Ale co mogłam począć w tej sytuacji? Zapewne wiele nastolatek z radością przystałoby na takie rozwiązanie, ale ja? Macierzyństwo w wieku 17 lat nie było moim wymarzonym scenariuszem, jednak teraz nie potrafiłam wyobrazić sobie, że mogłabym żyć inaczej.

Przez ponad dwie godziny musiałam znosić awanturę, wrzaski oraz błagania o oddanie dziecka. Matka stwierdziła, że skoro nie chcę pomóc rodzinie, to równie dobrze mogę spakować manatki, wynieść się z domu i nigdy tu nie wracać. Spakowałam do torby tylko to, co niezbędne i opuściłam rodzinne „gniazdko”. Byłam wtedy 17-letnią dziewczyną, z brzuchem, który za 2 miesiące miał wydać na świat nowe życie.
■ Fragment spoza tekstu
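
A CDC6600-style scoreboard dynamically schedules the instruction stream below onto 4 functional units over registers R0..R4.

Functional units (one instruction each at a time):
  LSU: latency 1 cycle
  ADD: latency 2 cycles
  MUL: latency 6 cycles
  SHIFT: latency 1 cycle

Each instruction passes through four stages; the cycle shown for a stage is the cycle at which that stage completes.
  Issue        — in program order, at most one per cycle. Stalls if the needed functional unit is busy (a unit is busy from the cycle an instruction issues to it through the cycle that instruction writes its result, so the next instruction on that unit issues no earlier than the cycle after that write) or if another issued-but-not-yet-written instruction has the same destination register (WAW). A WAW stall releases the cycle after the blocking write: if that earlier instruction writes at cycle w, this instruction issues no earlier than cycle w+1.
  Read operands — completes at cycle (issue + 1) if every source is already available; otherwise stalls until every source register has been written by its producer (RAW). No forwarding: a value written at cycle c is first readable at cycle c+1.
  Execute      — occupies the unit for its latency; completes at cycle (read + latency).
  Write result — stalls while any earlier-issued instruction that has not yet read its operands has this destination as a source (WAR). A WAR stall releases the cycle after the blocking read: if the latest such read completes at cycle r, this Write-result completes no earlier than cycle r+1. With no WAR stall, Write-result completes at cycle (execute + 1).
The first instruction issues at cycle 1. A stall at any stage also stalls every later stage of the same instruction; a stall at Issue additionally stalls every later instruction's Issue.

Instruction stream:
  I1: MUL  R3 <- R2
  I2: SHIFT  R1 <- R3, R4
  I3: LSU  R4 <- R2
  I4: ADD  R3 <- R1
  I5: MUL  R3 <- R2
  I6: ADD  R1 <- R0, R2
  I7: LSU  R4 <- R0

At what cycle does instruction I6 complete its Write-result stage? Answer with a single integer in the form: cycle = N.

cycle = 22

[I1] 1/2/8/9
[I2] 2/10/11/12  (RAW R3: wait I1 write@9)
[I3] 3/4/5/11  (WAR R4: wait I2 read@10)
[I4] 10/13/15/16  (WAW R3: wait I1 write@9; RAW R1: wait I2 write@12)
[I5] 17/18/24/25  (WAW R3: wait I4 write@16)
[I6] 18/19/21/22
[I7] 19/20/21/22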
Do tego dochodziła jeszcze szkoła i wybór przyszłego lokum – mój chłopak, któremu nie chciałam zawracać gitary, dom samotnej matki albo ojca, który akurat sam zajmował się kilkuletnimi pociechami. Postawiłam na tę ostatnią możliwość.

Nie dawały za wygraną

Ojciec stanął przed koniecznością przyjęcia mnie pod swój dach, mimo że doskonale zdawaliśmy sobie sprawę z tego, jak bardzo dwie dodatkowe osoby do wyżywienia nadszarpną jego i jego świeżo poślubionej małżonki finanse. Nie potrafił pojąć, jak moja mama i siostra mogły wpaść na taki pomysł. Nie ukrywam, że ja również byłam tym zaskoczona.

Jak się jednak okazało, moje odejście z domu wcale nie sprawiło, że dały za wygraną. Co tydzień wykonywały telefony, zjawiały się w domu taty (w tym czasie uczyłam się w trybie indywidualnym, ponieważ z powodu zaawansowanej ciąży nie uczęszczałam już do szkoły) i wywierały na mnie presję, abym przystała na ich propozycję.
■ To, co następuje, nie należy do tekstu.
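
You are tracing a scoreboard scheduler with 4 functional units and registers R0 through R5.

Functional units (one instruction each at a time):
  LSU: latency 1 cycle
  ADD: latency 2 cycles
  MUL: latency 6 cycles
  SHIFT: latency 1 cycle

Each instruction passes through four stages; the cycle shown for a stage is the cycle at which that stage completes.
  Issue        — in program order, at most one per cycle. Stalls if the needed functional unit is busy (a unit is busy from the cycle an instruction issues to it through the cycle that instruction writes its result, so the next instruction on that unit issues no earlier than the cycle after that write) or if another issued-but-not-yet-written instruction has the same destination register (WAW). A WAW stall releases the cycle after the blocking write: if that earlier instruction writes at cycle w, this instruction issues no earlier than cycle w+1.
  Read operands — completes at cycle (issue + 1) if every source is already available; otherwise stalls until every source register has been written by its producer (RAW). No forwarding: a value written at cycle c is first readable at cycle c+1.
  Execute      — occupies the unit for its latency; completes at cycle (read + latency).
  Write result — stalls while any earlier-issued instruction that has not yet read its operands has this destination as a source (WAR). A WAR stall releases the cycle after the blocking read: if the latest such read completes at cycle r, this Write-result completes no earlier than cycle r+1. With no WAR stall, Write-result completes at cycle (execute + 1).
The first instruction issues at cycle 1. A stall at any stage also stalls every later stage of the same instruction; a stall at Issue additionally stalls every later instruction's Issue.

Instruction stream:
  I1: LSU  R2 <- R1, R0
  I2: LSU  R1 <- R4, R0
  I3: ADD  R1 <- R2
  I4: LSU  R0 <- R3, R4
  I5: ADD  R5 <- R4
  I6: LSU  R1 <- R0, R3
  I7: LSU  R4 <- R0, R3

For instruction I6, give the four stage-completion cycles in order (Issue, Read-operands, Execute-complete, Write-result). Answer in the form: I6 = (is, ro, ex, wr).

I6 = (15, 16, 17, 18)

c1: I1 dispatched to LSU
c2: I1 operands ready
c3: I1 complete
c4: R2←I1
c5: I2 dispatched to LSU
c6: I2 operands ready
c7: I2 complete
c8: R1←I2
c9: I3 dispatched to ADD
c10: I3 operands ready · I4 dispatched to LSU
c11: I4 operands ready
c12: I3 complete · I4 complete
c13: R1←I3 · R0←I4
c14: I5 dispatched to ADD
c15: I5 operands ready · I6 dispatched to LSU
c16: I6 operands ready
c17: I5 complete · I6 complete
c18: R5←I5 · R1←I6
c19: I7 dispatched to LSU
c20: I7 operands ready
c21: I7 complete
c22: R4←I7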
Apogeum absurdu okazała się postawa mojej siostry, której negatywne emocje – zawiść, zazdrość i dziecinna złość – całkowicie przesłoniły trzeźwe spojrzenie na rzeczywistość. Kiedy na świat przyszedł mały Tosiek (z Hubertem wybraliśmy imię po jego pradziadku – Antonim), przesłałam im fotografie maluszka: podczas kąpieli, w nowych ubranku… W końcu one też były jego rodziną! Nie przypuszczałam jednak, że zrobią z tego zły użytek.
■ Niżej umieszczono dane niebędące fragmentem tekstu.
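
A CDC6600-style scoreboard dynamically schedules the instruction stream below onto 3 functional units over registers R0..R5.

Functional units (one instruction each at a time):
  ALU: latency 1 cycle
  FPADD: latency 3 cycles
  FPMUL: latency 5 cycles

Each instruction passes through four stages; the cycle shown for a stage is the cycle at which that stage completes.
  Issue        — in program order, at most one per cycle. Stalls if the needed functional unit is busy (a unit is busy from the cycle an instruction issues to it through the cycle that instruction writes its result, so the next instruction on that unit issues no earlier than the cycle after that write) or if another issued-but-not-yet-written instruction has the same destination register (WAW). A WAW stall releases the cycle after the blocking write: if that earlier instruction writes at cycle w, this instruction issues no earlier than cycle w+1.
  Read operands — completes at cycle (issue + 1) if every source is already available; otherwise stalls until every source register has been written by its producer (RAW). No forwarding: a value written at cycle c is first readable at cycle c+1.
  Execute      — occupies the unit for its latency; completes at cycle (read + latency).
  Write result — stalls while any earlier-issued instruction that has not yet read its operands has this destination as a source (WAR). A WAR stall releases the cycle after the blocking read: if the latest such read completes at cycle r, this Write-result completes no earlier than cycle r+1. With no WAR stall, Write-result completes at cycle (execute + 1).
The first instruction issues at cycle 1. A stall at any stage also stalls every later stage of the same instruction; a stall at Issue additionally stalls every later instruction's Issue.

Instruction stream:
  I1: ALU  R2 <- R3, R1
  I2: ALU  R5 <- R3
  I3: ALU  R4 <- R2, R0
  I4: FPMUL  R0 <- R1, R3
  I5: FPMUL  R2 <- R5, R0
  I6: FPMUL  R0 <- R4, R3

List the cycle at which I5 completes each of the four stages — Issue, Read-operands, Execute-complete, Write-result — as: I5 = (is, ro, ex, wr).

I5 = (18, 19, 24, 25)

c1: I1 issues→ALU
c2: I1 reads
c3: I1 exec-done
c4: I1 writes R2
c5: I2 issues→ALU
c6: I2 reads
c7: I2 exec-done
c8: I2 writes R5
c9: I3 issues→ALU
c10: I3 reads, I4 issues→FPMUL
c11: I3 exec-done, I4 reads
c12: I3 writes R4
c16: I4 exec-done
c17: I4 writes R0
c18: I5 issues→FPMUL
c19: I5 reads
c24: I5 exec-done
c25: I5 writes R2
c26: I6 issues→FPMUL
c27: I6 reads
c32: I6 exec-done
c33: I6 writes R0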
Dopiero po pewnym czasie zorientowałam się, że Sylwia zniknęła z listy moich znajomych na Facebooku. Nieco mnie to zaintrygowało, dlatego poprosiłam mojego partnera o pożyczenie jego profilu, żebym mogła to sprawdzić.

Kiedy ujrzałam to na własne oczy, po prostu oniemiałam. Moja siostra zamieszczała fotki Antosia na swoim koncie, jakby była jego matką. Pisała o nim tak, jakby to był jej synek. Totalnie mnie zamurowało. Hubert stał jak wryty. Nawet mój ojciec był w szoku i nie miał pojęcia, jak zareagować. Ale jedno wiedziałam na pewno – nie mogę im pozwolić nawet na chwilę zostać samym z moim dzieckiem. Jeszcze wpadłby im do głowy jakiś szalony pomysł, żeby go zabrać… Takie kobiety są zdolne do wszystkiego, serio.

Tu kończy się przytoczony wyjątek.